La fotografia, per Carlo Naya, non fu sempre la prima scelta. Nato a Tronzano Vercellese nel 1816, Carlo portò avanti i suoi studi presso la facoltà di Giurisprudenza di Pisa tra il 1837 e il 1840, anno in cui ottenne in anticipo il dottorato a La Sapienza. Alla morte del padre, invece, insieme a suo fratello scelse di intraprendere un viaggio in giro per l’Europa e poi in alcuni paesi del bacino mediterraneo per ammirarne l’arte e l’archeologia. Un’esperienza durante la quale la fotografia divenne presto una grande passione, che lo incoraggiò a esercitarsi con sempre più costanza e a far diventare il nuovo hobby un vero e proprio lavoro. Così, scomparso anche il fratello, Naya decise di sfruttare al meglio parte della cospicua eredità rimastagli per andare a Venezia, trasferirsi lì e far fruttare la sua esperienza amatoriale.
In pressoché tutti i paesi del Veneto si trovano fotografi […] molto guadagno ne ricavano, ed è grande lo smercio anche all’estero […] sono pure degni di particolare menzione i lavori fotografici del Naya, e si meritano lodi da giornali di arte e d’industria, per esecuzione e per la scelta delle cose fotografate: scrive Antonio Errera nel suo Storia e statistica delle industrie venete. E quando parla di “cose fotografate”, fa riferimento soprattutto alle vedute veneziane, alle opere d’arte, ai palazzi e alle scene folkloristiche. Carlo Naya, infatti, seppe scegliere con particolare cura e attenzione i soggetti da fotografare, immortalandoli con grande accuratezza tecnica. Seguendo l’esempio degli Alinari a Firenze, fu in grado di andare oltre la semplice piccola bottega d’arte, ampliando in tempi piuttosto brevi il suo atelier e assumendo diversi aiutanti sia per lavori esterni che per quelli di laboratorio, ma anche editoriali.

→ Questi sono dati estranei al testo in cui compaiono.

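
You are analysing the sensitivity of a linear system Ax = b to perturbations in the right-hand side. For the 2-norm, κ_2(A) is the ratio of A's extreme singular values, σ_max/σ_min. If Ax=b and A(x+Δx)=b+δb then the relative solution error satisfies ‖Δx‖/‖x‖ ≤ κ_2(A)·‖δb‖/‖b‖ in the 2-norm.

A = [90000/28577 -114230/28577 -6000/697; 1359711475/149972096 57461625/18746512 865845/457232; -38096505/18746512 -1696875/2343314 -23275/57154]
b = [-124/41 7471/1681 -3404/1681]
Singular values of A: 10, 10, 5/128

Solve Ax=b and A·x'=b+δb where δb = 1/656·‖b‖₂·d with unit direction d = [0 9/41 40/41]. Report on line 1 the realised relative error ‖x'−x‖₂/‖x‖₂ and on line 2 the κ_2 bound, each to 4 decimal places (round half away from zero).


0.0088
0.3902

σ_max = 10, σ_min = 5/128
κ_2(A) = 10 / (5/128) = 256.0000
bound on ‖Δx‖/‖x‖: κ·ε = 256.0000·1/656 = 0.3902
solve Ax = b  →  x = [-4.6095 22.3088 -11.6941]
‖b‖ = 5.7446, ‖x‖ = 25.6062
re-solving with b+δb shifts x by Δx of norm 0.2242
realised ‖Δx‖/‖x‖ = 0.0088
realised/bound (from unrounded values) ≈ 0.0224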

Come scrive Italo Zannier nel suo L’occhio della fotografia, il mercato delle immagini fotografiche ereditava allora, a Venezia, quello ricco delle incisioni e delle litografie, e vi si sostituiva con il suo fascino e l’inarrivabile fedeltà al soggetto, specialmente nella riproduzione di opere d’arte. Carlo Naya era giunto a Venezia portando con sé, probabilmente, anche una serie di lastre al collodio di cm 19.5×26, oggi famose, di soggetti folkloristici del meridione d’Italia, che dovettero costituire allora una specie di credenziale alla sua abilità di fotografo e anche il nucleo di partenza del suo catalogo, che divenne ben presto tra i più ricchi del settore.
Carlo Naya escluse sin da subito la possibilità di esercitare, ovviamente in veste di avvocato, seguendo invece la grande passione fotografica. Tuttavia, ciò che lo rese diverso da molti altri colleghi fu la sua bravura nel riuscire a utilizzare anche in questo campo la sua formazione e la sua cultura personale, come si evince dalla scelta dei soggetti e nell’organizzazione dell’atelier. Nel 1866, quando il Veneto e Venezia furono annessi al Regno d’Italia, il turismo incrementò incredibilmente e, con esso, anche il commercio delle immagini della città lagunare. Fu proprio allora che, tra i fotografi veneziani, primeggiò Naya il quale, da quel momento, organizzò anche una rete amplissima di distribuzione nelle maggiori città europee con tanto di rappresentanti.
Nel 1868, scrive ancora Zannier, Naya aveva iniziato in Tribunale una interessante e precoce questione relativa al diritto d’autore, chiamando in causa fotografi veneziani famosi, come Carlo Ponti, e coinvolgendo anche un grande editore come Ferdinando Ongania; vinse Naya dopo quattordici anni, nel 1882, anno della sua morte, e alla fine del processo il suo avvocato, Leopoldo Bizio, pubblicò allora un singolare libretto, riportandovi tutta la vicenda processuale che apriva nuovi spiragli in questo settore della giurisprudenza.
Antonio Errera scrive ancora: una lode deve essere fatta a chi trasformò questa arte in una industria importante, pur conservandole carattere estetico. Perché Carlo Naya non riuscì soltanto a lasciare un segno profondo nell’ambito della fotografia, soprattutto veneziana: grazie ai suoi studi, infatti, intentò diversi processi su plagi e pirateria contro colleghi ed ex amici, aprendo quindi una strada completamente nuova, incapace di dare alcuna certezza legislativa, ma comunque rivoluzionaria.